I've encountered another problem, I've tried the same code in windows and this is the output:
Traceback (most recent call last):
File "C:\Python27\APP-related-wikis-url_associationv2.py", line 135, in <module>
main("hpdepth0-8-1-2015.xlsx",
"homepages.txt",
"Wiki-RelatedIds.csv")
File "C:\Python27\APP-related-wikis-url_associationv2.py", line 92, in main
wb = load_workbook(fxlsx, read_only=True) #load xlsx file
File "C:\Python27\lib\openpyxl\reader\excel.py", line 191, in load_workbook
shared_strings = read_string_table(archive.read(strings_path))
File "C:\Python27\lib\openpyxl\reader\strings.py", line 16, in read_string_table
root = fromstring(text=xml_source)
File "lxml.etree.pyx", line 3092, in lxml.etree.fromstring (src\lxml\lxml.etree.c:70473)

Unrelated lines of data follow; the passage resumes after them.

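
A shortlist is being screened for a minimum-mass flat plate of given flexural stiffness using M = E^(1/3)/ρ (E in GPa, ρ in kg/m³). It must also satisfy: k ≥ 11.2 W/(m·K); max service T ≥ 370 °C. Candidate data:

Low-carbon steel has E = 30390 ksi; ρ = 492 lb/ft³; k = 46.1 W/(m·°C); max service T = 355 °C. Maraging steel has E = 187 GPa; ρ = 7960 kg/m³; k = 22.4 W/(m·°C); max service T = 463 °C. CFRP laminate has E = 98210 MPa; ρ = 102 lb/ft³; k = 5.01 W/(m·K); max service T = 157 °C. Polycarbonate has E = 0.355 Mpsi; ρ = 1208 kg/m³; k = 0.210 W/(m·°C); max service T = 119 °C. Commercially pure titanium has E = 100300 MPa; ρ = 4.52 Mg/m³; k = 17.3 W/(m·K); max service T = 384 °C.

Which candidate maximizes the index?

Screen on constraints: k ≥ 11.2 W/(m·K); max service T ≥ 370 °C. Survivors: maraging steel, commercially pure titanium.
In SI units:
  maraging steel: E = 187.0 GPa, ρ = 7960 kg/m³
  commercially pure titanium: E = 100.3 GPa, ρ = 4520 kg/m³
  commercially pure titanium: M = 1.03×10⁻³
  maraging steel: M = 0.718×10⁻³
Highest index: commercially pure titanium.

commercially pure titanium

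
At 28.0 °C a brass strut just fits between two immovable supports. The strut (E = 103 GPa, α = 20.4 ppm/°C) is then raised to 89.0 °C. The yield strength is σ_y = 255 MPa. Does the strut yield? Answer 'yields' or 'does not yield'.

ΔT = 61.00 K. Constrained thermal stress σ = E·α·ΔT = 103.0×10³ MPa × 20.4×10⁻⁶ × 61.00 = 128 MPa (compressive).
Compare to σ_y = 255 MPa: σ < σ_y, so it does not yield.

does not yield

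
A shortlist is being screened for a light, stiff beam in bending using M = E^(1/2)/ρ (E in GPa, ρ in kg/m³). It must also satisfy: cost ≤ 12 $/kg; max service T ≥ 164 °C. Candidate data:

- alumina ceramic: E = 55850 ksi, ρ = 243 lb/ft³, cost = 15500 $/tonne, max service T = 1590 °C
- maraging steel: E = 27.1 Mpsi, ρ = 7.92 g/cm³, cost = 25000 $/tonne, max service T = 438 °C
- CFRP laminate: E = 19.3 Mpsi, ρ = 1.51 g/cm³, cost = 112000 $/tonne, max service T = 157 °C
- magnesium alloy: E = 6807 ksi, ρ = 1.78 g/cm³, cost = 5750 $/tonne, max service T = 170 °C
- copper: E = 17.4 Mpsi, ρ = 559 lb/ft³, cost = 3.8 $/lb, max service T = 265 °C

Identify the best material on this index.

Screen on constraints: cost ≤ 12 $/kg; max service T ≥ 164 °C. Survivors: magnesium alloy, copper.
In SI units:
  magnesium alloy: E = 46.93 GPa, ρ = 1780 kg/m³
  copper: E = 120.0 GPa, ρ = 8954 kg/m³
  magnesium alloy: M = 3.85×10⁻³
  copper: M = 1.22×10⁻³
The maximum is for magnesium alloy.

magnesium alloy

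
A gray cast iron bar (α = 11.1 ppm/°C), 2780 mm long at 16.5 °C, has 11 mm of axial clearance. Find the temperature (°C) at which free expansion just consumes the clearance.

α·L₀·ΔT = 11.0 mm ⇒ ΔT = 11.0 / (11.1×10⁻⁶ × 2780.0) = 356.5 K.
T = 16.5 + 356.5 = 373.0 °C.

373 °C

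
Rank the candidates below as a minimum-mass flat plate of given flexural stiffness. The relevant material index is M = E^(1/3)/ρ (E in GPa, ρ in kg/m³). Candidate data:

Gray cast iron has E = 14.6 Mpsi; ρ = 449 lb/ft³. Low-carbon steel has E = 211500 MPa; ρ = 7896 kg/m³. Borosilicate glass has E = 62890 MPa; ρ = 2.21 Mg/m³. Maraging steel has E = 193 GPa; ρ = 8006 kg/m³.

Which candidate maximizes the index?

Normalizing units and computing the index:
  gray cast iron: E = 100.7 GPa, ρ = 7192 kg/m³
  low-carbon steel: E = 211.5 GPa, ρ = 7896 kg/m³
  borosilicate glass: E = 62.89 GPa, ρ = 2210 kg/m³
  maraging steel: E = 193.0 GPa, ρ = 8006 kg/m³
  borosilicate glass: M = 1.80×10⁻³
  low-carbon steel: M = 0.755×10⁻³
  maraging steel: M = 0.722×10⁻³
  gray cast iron: M = 0.647×10⁻³
The maximum is for borosilicate glass.

borosilicate glass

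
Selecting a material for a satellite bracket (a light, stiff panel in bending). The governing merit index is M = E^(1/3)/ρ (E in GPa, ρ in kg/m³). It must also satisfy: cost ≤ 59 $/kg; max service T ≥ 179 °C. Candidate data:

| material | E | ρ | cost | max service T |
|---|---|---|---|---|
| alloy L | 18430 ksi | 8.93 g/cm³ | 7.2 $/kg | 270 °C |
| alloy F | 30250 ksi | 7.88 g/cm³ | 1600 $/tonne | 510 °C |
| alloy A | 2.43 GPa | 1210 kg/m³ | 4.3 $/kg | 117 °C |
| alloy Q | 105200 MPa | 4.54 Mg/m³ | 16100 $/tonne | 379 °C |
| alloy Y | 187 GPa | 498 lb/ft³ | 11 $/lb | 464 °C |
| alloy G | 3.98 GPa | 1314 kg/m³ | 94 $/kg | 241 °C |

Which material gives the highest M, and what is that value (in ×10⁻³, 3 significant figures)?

Screen on constraints: cost ≤ 59 $/kg; max service T ≥ 179 °C. Survivors: alloy L, alloy F, alloy Q, alloy Y.
Convert each candidate to consistent units, then evaluate M:
  alloy L: E = 127.1 GPa, ρ = 8930 kg/m³
  alloy F: E = 208.6 GPa, ρ = 7880 kg/m³
  alloy Q: E = 105.2 GPa, ρ = 4540 kg/m³
  alloy Y: E = 187.0 GPa, ρ = 7977 kg/m³
  alloy Q: M = 1.04×10⁻³
  alloy F: M = 0.753×10⁻³
  alloy Y: M = 0.717×10⁻³
  alloy L: M = 0.563×10⁻³
The maximum is for alloy Q.

alloy Q, M = 1.04×10⁻³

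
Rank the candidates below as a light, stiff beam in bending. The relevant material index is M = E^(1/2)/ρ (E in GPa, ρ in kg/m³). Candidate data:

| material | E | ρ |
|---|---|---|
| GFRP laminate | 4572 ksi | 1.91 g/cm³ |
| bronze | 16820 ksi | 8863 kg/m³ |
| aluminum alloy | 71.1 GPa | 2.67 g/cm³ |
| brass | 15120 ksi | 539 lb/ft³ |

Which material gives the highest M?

aluminum alloy

Putting every candidate on a common basis:
  GFRP laminate: E = 31.52 GPa, ρ = 1910 kg/m³
  bronze: E = 116.0 GPa, ρ = 8863 kg/m³
  aluminum alloy: E = 71.10 GPa, ρ = 2670 kg/m³
  brass: E = 104.2 GPa, ρ = 8634 kg/m³
  aluminum alloy: M = 3.16×10⁻³
  GFRP laminate: M = 2.94×10⁻³
  bronze: M = 1.22×10⁻³
  brass: M = 1.18×10⁻³
The maximum is for aluminum alloy.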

File "parser.pxi", line 1828, in lxml.etree._parseMemoryDocument (src\lxml\lxml.etree.c:106307)
File "parser.pxi", line 1716, in lxml.etree._parseDoc (src\lxml\lxml.etree.c:105098)
File "parser.pxi", line 1086, in lxml.etree._BaseParser._parseDoc (src\lxml\lxml.etree.c:99780)
File "parser.pxi", line 580, in lxml.etree._ParserContext._handleParseResultDoc (src\lxml\lxml.etree.c:94254)
File "parser.pxi", line 690, in lxml.etree._handleParseResult (src\lxml\lxml.etree.c:95690)
File "parser.pxi", line 620, in lxml.etree._raiseParseError (src\lxml\lxml.etree.c:94757)
XMLSyntaxError: internal error: Huge input lookup, line 2, column 363349999
EDIT: Hm, I've tested again with half the lines(~200.000) and it's working in windows too.